Être pauvre comme Job
Et veuve,
Et élever seule
Trois filles depuis
Leur bas âge.
Man da gue, ma fou.
Fuir les hordes nazies
Et se réfugier
Au lac de Revel
Auprès de paysans
Sans peur, sans reproche,
Mais surtout d’une générosité
Infinie.
Man da gue, ma fou.
Refranchir la ligne
De démarcation
Vers la gueule du loup
Car son lit lui manquait.
Man da gue, ma fou.
Se frapper la coulpe,
Qui résonnait
Comme le tam-tam
Tous les soirs
Lors de sa prière
À laquelle elle
Ne dérogeait jamais,
Veuve de rabbin oblige.
Man da gue, ma fou.
Acheter des volailles
Pour les plumer et
Les nettoyer
Pour les revendre
Aux matrones juives.
Man da gue, ma fou.
Peu de chinois dans ce mots.
Un charabia franco-yiddish
Signifiant en partie, en
Yiddish,
« Mon souci »,
En partie, en
Français,
« Je m’en fous ».
C’est comme ça que cette
Calamity Jane
-ma grand mère par alliance -
A survécu
Aux vicissitudes
D’une longue vie
Juive.
Jacques Frojmovics
Jacques Frojmovics, quelques lignes et tout un monde
Il lui suffit de quelques lignes. Un mot yiddish, un souvenir familial, une indignation, une absurdité de notre temps, et Jacques Frojmovics en fait un billet.

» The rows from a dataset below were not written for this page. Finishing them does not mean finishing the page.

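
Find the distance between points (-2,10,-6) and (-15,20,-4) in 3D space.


dx=-13, dy=10, dz=2
d = sqrt(169+100+4) = sqrt(273) = 16.5227

16.5227


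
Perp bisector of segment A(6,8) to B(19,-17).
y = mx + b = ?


Midpoint = (12.5, -4.5)
Slope of AB = dy/dx = -25/13 = -1.9231
Perp slope = -dx/dy = 13/25 = 0.5200
b = My - (perp slope)*Mx = -4.5 + (13*12.5)/(-25) = -4.5 - 6.5000 = -11.0000

y = 0.5200x - 11.0000


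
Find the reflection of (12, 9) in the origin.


Reflection rule for origin: (-x, -y)
(12, 9) -> (-12, -9)

(-12, -9)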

Depuis longtemps, il écrit ainsi : court, léger souvent, grave parfois, drôle presque toujours jusque dans la gravité. Une écriture à pas comptés, qui semble ne pas y toucher et touche pourtant juste.
Fils de survivants de la Shoah, engagé aujourd’hui dans la transmission de leur histoire auprès des jeunes générations, il sait mieux que beaucoup ce que les mots peuvent porter de mémoire. Mais il sait aussi qu’une mémoire vivante ne se récite pas : elle observe le présent, s’en amuse, s’en inquiète, le rappelle parfois à l’ordre.
Chez lui, un krekhts peut raconter le peuple juif, un Kaddish sauver une vie, et quelques lignes sur les réseaux sociaux devenir une leçon de dignité.
Habayta garde précieusement cette voix-là.
Le billet de Jacques Frojmovics : quelques lignes, chaque jour ou presque, pour sourire, se souvenir, s’agacer — et penser.